Jigar Trivedi, Senior Research Analyst at Reliance Securities, emphasised that geopolitical risks continue to be a key support for gold.

“Trump has said Washington could oversee Venezuela’s government. He had threatened further military action if the interim leadership did not cooperate. Moreover, the White House also said Trump has not ruled out possible military action regarding Greenland,” Trivedi highlighted.

Apart from the geopolitical front, investors’ focus remains on upcoming US macro data for cues on the US Fed’s interest rate trajectory.
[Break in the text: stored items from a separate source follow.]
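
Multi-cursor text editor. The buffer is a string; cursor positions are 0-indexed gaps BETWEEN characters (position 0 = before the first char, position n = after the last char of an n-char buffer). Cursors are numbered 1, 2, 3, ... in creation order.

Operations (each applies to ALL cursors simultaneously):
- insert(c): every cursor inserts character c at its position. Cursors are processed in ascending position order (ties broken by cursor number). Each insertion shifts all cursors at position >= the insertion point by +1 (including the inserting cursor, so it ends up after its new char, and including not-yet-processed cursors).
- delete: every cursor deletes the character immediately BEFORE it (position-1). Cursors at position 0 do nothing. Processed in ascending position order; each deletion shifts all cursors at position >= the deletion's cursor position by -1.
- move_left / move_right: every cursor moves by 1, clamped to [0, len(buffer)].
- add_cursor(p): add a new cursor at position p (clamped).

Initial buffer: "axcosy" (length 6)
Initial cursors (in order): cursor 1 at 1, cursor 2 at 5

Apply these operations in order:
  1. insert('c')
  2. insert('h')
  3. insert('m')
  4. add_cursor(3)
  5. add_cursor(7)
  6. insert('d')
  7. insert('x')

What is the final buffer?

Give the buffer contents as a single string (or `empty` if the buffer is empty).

After op 1 (insert('c')): buffer="acxcoscy" (len 8), cursors c1@2 c2@7, authorship .1....2.
After op 2 (insert('h')): buffer="achxcoschy" (len 10), cursors c1@3 c2@9, authorship .11....22.
After op 3 (insert('m')): buffer="achmxcoschmy" (len 12), cursors c1@4 c2@11, authorship .111....222.
After op 4 (add_cursor(3)): buffer="achmxcoschmy" (len 12), cursors c3@3 c1@4 c2@11, authorship .111....222.
After op 5 (add_cursor(7)): buffer="achmxcoschmy" (len 12), cursors c3@3 c1@4 c4@7 c2@11, authorship .111....222.
After op 6 (insert('d')): buffer="achdmdxcodschmdy" (len 16), cursors c3@4 c1@6 c4@10 c2@15, authorship .11311...4.2222.
After op 7 (insert('x')): buffer="achdxmdxxcodxschmdxy" (len 20), cursors c3@5 c1@8 c4@13 c2@19, authorship .1133111...44.22222.

Answer: achdxmdxxcodxschmdxy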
Markets are discounting two rate cuts by the Fed this year.

According to Reuters, Federal Reserve Governor Stephen Miran said on Tuesday that “aggressive interest rate cuts are needed this year to keep the economy moving forward.”

Is it the right time to buy gold?

Experts believe investors can consider buying gold on dips, keeping key support and resistance levels in mind.

“We suggest buying gold on dips around ₹1,38,500 and ₹1,37,700 with a stop loss below ₹1,36,000 for the targets of ₹1,40,000, ₹1,41,400, and ₹1,42,500 and buying silver around ₹2,55,500 and ₹2,51,000 with a stop loss below ₹2,46,000 for the targets of ₹2,62,000, ₹2,68,000, and ₹2,75,000,” said Manoj Kumar Jain of Prithvifinmart Commodity Research.

On the MCX, gold has support at ₹1,38,200 and ₹1,37,700 and resistance is at ₹1,39,750 and ₹1,40,400, while silver has support at ₹2,55,500 and ₹2,51,000 and resistance is at ₹2,62,000 and ₹2,68,000, said Jain.

According to Rahul Kalantri, VP of commodities at Mehta Equities, gold has support at ₹1,37,150 and ₹1,36,310, while resistance is at ₹1,40,350 and ₹1,41,870. Silver has support at ₹2,53,810 and ₹2,49,170, while resistance is at ₹2,60,810 and ₹2,64,470.